Estimated Completion, April 2018
May 8, 2017
There’s evidence that the UK property market has become a safe haven for corrupt money stolen from around the world, facilitated by the laws which allow UK property to be owned by secret offshore companies.
We’re not talking about just one or two secret homes. Transparency International UK research shows that 36,342 London properties are owned by companies registered in offshore havens. Not even the Land Registry knows who owns these homes.
Over 75% of properties under investigation for corruption in a recent ten year period used offshore corporate secrecy, demonstrating that this is a clear vehicle for money laundering.
In the Summit communique, leaders agreed to
“…take steps to eliminate loopholes that allow corruption to thrive through the misuse of these entities, and work, in accordance with national law, to ensure a level playing field between foreign and domestic companies in respect of requirements to provide beneficial ownership information.”
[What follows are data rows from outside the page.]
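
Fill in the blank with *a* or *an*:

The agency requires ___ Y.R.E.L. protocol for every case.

a

The indefinite article is chosen by the initial *sound* of the following word, not its spelling.
The initialism *Y.R.E.L.* is read letter by letter; the first letter, Y, is pronounced /waɪ/, which begins with a consonant sound.
So the article is *a*: The agency requires a Y.R.E.L. protocol for every case.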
At the Anti-Corruption Summit, the UK committed to “establish a public register of company beneficial ownership information for foreign companies who already own or buy property in the UK, or who bid on central government contracts.” Then-Prime Minister David Cameron said that public registers of beneficial ownership information were the “gold standard”, and every country should ultimately aim to have them.
This commitment was also reiterated in the UK’s Open Government Partnership 2016 – 2018 National Action Plan, and legislation is scheduled to be passed on the register by April 2018.
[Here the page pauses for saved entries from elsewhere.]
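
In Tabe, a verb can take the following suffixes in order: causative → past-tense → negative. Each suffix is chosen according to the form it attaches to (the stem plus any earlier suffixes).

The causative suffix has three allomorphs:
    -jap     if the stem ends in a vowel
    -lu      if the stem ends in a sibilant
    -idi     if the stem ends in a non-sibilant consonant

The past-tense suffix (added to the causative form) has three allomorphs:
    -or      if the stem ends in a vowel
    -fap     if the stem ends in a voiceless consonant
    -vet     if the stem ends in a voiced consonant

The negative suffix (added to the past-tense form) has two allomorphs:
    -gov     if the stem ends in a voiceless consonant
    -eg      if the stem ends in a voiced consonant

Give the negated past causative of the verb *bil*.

The final sound of *bil* is /l/, which is a non-sibilant consonant, so the causative suffix is -idi, giving *bilidi*.
The causative form *bilidi* — final sound /i/ (a vowel) → -or → *bilidior*.
The final consonant of the past-tense form *bilidior* is /r/, which is voiced, so the negative suffix is -eg, giving *bilidioreg*.

bilidioreg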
The UK opened a call for evidence on a beneficial ownership register to increase the transparency of overseas investment in property and public contracts in April 2017. As of early 2018, the results of the consultation are yet to be published.
In January 2018 the UK Government announced that the UK will not put forward primary legislation on introducing a public register, revealing the true owners of overseas companies buying UK property, until at least summer 2019. This means the Government will miss its original deadline of April 2018.
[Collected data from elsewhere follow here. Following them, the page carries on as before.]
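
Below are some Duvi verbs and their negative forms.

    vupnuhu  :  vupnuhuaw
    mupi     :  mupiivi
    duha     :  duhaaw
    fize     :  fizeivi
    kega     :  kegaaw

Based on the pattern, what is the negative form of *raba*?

rabaaw

The pattern is front/back vowel harmony: -ivi when the last vowel of the stem is a front vowel (*mupi*, *fize*); -aw when the last vowel of the stem is a back vowel (*vupnuhu*, *duha*, *kega*).
The last vowel of *raba* is /a/, which is a back vowel, so the suffix is -aw, giving *rabaaw*.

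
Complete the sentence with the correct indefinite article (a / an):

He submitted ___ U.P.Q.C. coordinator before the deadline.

a

The indefinite article is chosen by the initial *sound* of the following word, not its spelling.
The initialism *U.P.Q.C.* is read letter by letter; the first letter, U, is pronounced /juː/, which begins with a consonant sound.
So the article is *a*: He submitted a U.P.Q.C. coordinator before the deadline.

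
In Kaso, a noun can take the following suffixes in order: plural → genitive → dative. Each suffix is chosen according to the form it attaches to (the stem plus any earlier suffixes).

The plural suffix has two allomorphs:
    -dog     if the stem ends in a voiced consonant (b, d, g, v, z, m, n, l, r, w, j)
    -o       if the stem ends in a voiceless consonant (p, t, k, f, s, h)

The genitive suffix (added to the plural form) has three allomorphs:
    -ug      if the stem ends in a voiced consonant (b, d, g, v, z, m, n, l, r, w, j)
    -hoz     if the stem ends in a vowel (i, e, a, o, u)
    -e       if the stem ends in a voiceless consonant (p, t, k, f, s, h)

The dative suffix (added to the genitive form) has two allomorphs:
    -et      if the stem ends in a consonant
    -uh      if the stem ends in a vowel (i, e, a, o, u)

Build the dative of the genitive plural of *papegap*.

papegapohozet

*papegap*: final consonant = /p/, voiceless → -o → *papegapo*.
The final sound of the plural form *papegapo* is /o/, which is a vowel, so the genitive suffix is -hoz, giving *papegapohoz*.
The final sound of the genitive form *papegapohoz* is /z/, which is a consonant, so the dative suffix is -et, giving *papegapohozet*.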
As Rachel Davies Teka, Head of Advocacy at TI-UK, said (17 January 2018):
“Although I welcome a clear timetable being laid out, I am disappointed by the significant delay to primary legislation given the fact that the policy has cross party support, and has already undergone two consultations. The longer we have to wait for this register, the longer corrupt individuals will be able to use the UK property market to hide their wealth.”